VELHOS AMORES: De repente senti que era necessária, lembrei-me dela numa fracção de segundo e de imediato fui procurá-la. Encontrei-a na garagem, no chão, caída, meio abandonada (quem a terá deixado assim?...). Levantei-a, fiz-lhe uma festa larga, suave, limpei-a, vi se estava bem, cuidei dela. Olhei-a de frente. Está, naturalmente, mais gasta, mais velha, mantendo no entanto a mesma beleza. Não tem as cores modernas, garridas, antes parecendo vir de um filme a preto e branco (acaso não estivesse um pouco desbotada). Mas é natural porque foi uma vida de duras lutas.

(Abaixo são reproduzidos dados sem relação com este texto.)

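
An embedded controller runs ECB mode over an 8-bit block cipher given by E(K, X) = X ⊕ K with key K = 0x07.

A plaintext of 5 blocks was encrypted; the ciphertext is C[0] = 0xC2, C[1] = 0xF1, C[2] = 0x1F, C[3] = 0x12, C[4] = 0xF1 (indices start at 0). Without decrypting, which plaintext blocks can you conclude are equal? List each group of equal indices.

P[1] = P[4]

ECB encrypts each block independently with the same key, so equal ciphertext blocks imply equal plaintext blocks.
C[1] = C[4] = 0xF1, so P[1] = P[4].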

E enquanto a mirava e a recuperava recordei-me de todos os momentos que passámos juntos. Bons momentos. Alguns em criança, altura em que ela era mais alta do que eu e me protegia dos comunistas. Hoje, ambos com 70 centímetros acima do metro, estamos já da mesma altura, mais vividos, mais crescidos. E cheios de recordações. Inúmeras vezes me serviu de apoio, quando, cansado, cambaleava de sono. Salvou-me muitas outras. Tirava-me o medo, dava-me coragem. Ainda hoje me recordo que, se não fosse ela, uma súcia de socialistas me teria surrado violentamente na altura em que apelidavam de fascistas os que apoiavam aquele que agora os apoia e os deixa orgulhosos por esse facto. Mas ela estava sempre ao meu lado, dava-me força e impunha-lhes respeito: nunca a larguei nem nunca me largou e de mãos dadas enfrentámos corajosamente a multidão ululante (alegadamente democrática e fixe) que nos queria linchar.
Viajámos muito, primeiro por toda a Coimbra. Depois para o Porto, em 95, onde se viveram momentos deliciosos. Mais tarde ainda nos fomos vendo, de tempos a tempos, mas a profissão separava-nos e já não estava com ela há três anos. Foi numa maravilhosa noite de Março que nos encontrámos pela última vez e juntos festejámos ardentemente o momento. Mal sabia por onde tinha andado, desde então. Até que hoje senti que precisava dela outra vez e fui procurá-la. Encontrei-a, limpei-a e até me apeteceu beijá-la. Mas deixei-a a descansar, prometendo-lhe para amanhã uma farra das antigas: vou com a minha velha e querida bandeira do Partido do Centro Democrático Social ao comício do Palácio de Cristal, para bem de Portugal.